A couple of real highlights are rising young composer and conductor Miho Hazama’s “Norhala” and Natalie Cressman’s Brazilian-style “Menina Sozinha,” (girl on her own). “Norhala” is the most modernist piece, inspired by the 1920 fantasy novel The Metal Monster – this one sounds dark, hard, metallic, like something out of early 20th century modernist composition but with strong elements of jazz and even rock.”
Cressman’s piece on the other hand is joyous and samba-like, the trombones’ counterpoint seeming to mimic the propulsive rhythms of a samba drum corps. And Wharton and crew close it out with a bit of fun in the shape of the New Orleans style romp “Coop’s Condiments” by Australian-born trumpeter Nadje Noordhuis.

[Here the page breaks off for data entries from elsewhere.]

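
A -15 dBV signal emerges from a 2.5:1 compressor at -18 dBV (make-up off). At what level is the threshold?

Let T be the threshold. Output overshoot = (input overshoot)/R, so -18 − T = (-15 − T)/2.5.
2.5·(-18 − T) = -15 − T → 1.5·T = -45 − (-15) = -30.
T = -30/1.5 = -20 dBV.

-20 dBV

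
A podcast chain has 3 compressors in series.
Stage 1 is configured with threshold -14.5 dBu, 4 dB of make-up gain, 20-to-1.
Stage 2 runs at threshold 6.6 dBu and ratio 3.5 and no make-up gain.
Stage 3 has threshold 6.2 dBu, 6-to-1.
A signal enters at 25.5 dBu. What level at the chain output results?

-8.5 dBu

Stage 1: 25.5 dBu is 40 dB over -14.5 dBu; at 20:1 that becomes 2 dB over, giving -12.5 dBu; +4 dB make-up → -8.5 dBu.
Stage 2: below threshold (-8.5 ≤ 6.6); passes unchanged; output -8.5 dBu.
Stage 3: below threshold (-8.5 ≤ 6.2); passes unchanged; output -8.5 dBu.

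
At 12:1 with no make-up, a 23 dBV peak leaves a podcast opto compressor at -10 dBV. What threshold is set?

-13 dBV

Let T be the threshold. Output overshoot = (input overshoot)/R, so -10 − T = (23 − T)/12.
12·(-10 − T) = 23 − T → 11·T = -120 − 23 = -143.
T = -143/11 = -13 dBV.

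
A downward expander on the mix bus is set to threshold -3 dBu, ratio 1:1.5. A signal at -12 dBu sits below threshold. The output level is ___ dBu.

-16.5 dBu

Undershoot = (-3) − (-12) = 9 dB.
At 1:1.5, that expands to 13.5 dB under threshold.
Output = -3 − 13.5 = -16.5 dBu.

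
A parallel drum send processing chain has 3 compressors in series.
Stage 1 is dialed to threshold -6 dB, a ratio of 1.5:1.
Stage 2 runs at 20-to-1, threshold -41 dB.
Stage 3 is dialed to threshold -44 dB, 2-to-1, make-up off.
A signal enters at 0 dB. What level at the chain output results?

Stage 1: 0 dB is 6 dB over -6 dB; at 1.5:1 that becomes 4 dB over, giving -2 dB.
Stage 2: overshoot 39 dB → 39/20 = 1.95 dB → -39.05 dB.
Stage 3: overshoot 4.95 dB → 4.95/2 = 2.475 dB → -41.525 dB.

-41.525 dB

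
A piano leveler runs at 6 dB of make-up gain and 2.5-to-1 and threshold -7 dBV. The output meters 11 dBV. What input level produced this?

Before make-up, the level was 11 − 6 = 5 dBV.
Post-compression overshoot = 5 − (-7) = 12 dB.
Before 2.5:1 compression the overshoot was 12 × 2.5 = 30 dB, so input = -7 + 30 = 23 dBV.

23 dBV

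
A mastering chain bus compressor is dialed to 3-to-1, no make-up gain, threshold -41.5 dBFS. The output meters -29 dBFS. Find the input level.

-4 dBFS

The compressed level sits -29 − (-41.5) = 12.5 dB over threshold.
Undo the ratio: input overshoot = 12.5 × 3 = 37.5 dB, giving input = -4 dBFS.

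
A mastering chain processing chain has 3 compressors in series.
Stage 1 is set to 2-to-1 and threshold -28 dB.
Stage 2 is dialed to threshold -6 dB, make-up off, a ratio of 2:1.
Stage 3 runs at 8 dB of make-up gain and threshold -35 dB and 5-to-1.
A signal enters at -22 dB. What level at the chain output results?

-25 dB

Stage 1: -22 dB is 6 dB over -28 dB; at 2:1 that becomes 3 dB over, giving -25 dB.
Stage 2: -25 dB is at or below the -6 dB threshold — no compression; output -25 dB.
Stage 3: overshoot 10 dB → 10/5 = 2 dB → -33 dB; +8 dB make-up → -25 dB.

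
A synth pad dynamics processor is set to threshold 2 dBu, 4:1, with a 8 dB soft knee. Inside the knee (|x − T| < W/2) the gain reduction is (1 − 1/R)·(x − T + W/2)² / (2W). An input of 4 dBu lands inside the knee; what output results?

x − T + W/2 = 4 − 2 + 4 = 6.
GR = (1 − 1/4) × 6² / 16 = 0.75 × 36 / 16 = 1.6875 dB.
Output = 4 − 1.6875 = 2.3125 dBu.

2.3125 dBu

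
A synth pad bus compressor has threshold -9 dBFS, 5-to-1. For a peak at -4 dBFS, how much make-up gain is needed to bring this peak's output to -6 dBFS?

2 dB

The peak compresses to -9 + 5/5 = -8 dBFS.
To reach -6 dBFS requires -6 − (-8) = 2 dB of make-up.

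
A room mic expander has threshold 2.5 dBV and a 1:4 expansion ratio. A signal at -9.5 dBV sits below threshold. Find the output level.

-45.5 dBV

Undershoot = 2.5 − (-9.5) = 12 dB.
At 1:4, that expands to 48 dB under threshold.
Output = 2.5 − 48 = -45.5 dBV.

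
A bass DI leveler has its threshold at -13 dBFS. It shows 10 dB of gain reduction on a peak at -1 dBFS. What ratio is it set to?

Input overshoot = -1 − (-13) = 12 dB.
Output overshoot = 12 − 10 = 2 dB.
Ratio = input overshoot / output overshoot = 12 / 2 = 6.

6:1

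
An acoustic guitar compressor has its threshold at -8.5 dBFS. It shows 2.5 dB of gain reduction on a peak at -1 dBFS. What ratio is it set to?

Input overshoot = -1 − (-8.5) = 7.5 dB.
Output overshoot = 7.5 − 2.5 = 5 dB.
Ratio = input overshoot / output overshoot = 7.5 / 5 = 1.5.

1.5:1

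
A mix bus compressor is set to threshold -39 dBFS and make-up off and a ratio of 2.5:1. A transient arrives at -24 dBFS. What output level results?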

As she did on her debut release Bonegasm Wharton has a bit of fun and sings on the closing track about the tasty add-ons found on the tables of the Cajun restaurant Coop’s Place.
Throughout, the horn section’s virtuosity is a high point as they move smoothly between counterpoint and harmonized passages that alternately startle and comfort the listener. If you like brass ensembles, you’ll love this trombone choir led by Wharton and her deep-throated instrument that growls, grumbles and groans with palpable soul. It’s not ground-breaking, but Grit & Grace is, like Wharton, a winning combination of gritty and graceful.